The circuit board is bolted to an acrylic backplate. The card and a black piece of craft foam are sandwiched in place. This will hopefully prevent the circuit board from tearing through the card.

Valentines Card

The software has about 25 different messages, and it steps through them each time the button is pressed. Then it puts itself into power down mode until the next button press. Updating the matrix is handled by an interrupt routine that reads from a circular buffer. There’s also a putchar routine that feeds into the buffer, so I can use it with I/O streams. This lets me use printf to write to the matrix.

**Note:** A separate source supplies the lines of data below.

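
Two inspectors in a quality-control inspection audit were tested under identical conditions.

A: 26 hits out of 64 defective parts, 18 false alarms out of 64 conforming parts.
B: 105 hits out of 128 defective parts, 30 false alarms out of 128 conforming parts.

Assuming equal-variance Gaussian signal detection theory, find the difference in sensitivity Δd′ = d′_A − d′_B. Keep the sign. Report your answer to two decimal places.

A: z(0.4062) = -0.237, z(0.2812) = -0.579, d' = 0.342
B: z(0.8203) = 0.917, z(0.2344) = -0.724, d' = 1.641
Δd' = d'_A − d'_B = 0.342 − 1.641 = -1.299
B has the higher sensitivity.

Δd′ = -1.30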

And the font: The only 8-bit font with a heart character I know of is the Commodore 64 system font. I created ROM dumps from a C-64 quite some time ago, including the character generator. The C-64 was a strange machine by modern standards. Not only did the internal character representation differ from ASCII — the Commodore version was called PETSCII — but the font in the character generation and the stored screen state both used yet another representation known as screen code. I’ve modified the font into something more like ASCII, with the heart character as 0x7f. Please don’t hurt me, Commodore!

The final code, with the font in program memory, comes to 4004 bytes, just fitting inside the 4096 bytes available. The font takes up 768 bytes of flash, and the avr-libc printf implementation takes up another 1.5k or so.

There are more pictures in this flickr gallery.

The code is posted on GitHub.

Lessons Learned

  • AVR microcontrollers have some mad power management capabilities. While running, this card consumes around 20 millamps. While sleeping, it consumes ~1 microamp.
  • When wiring up an LED matrix, think about which end should be the most significant bit. I wired up this project to be little-endian (MSB at the right), while the font I used was big-endian (MSB at the left). This was easy enough to fix in software.
  • Additionally, I’m reaching the point where point-to-point prototyping may no longer be feasible. I guess I have to break down and learn some real circuit layout software.
  • I should probably plan ahead more — It’ll be tough to top this next year.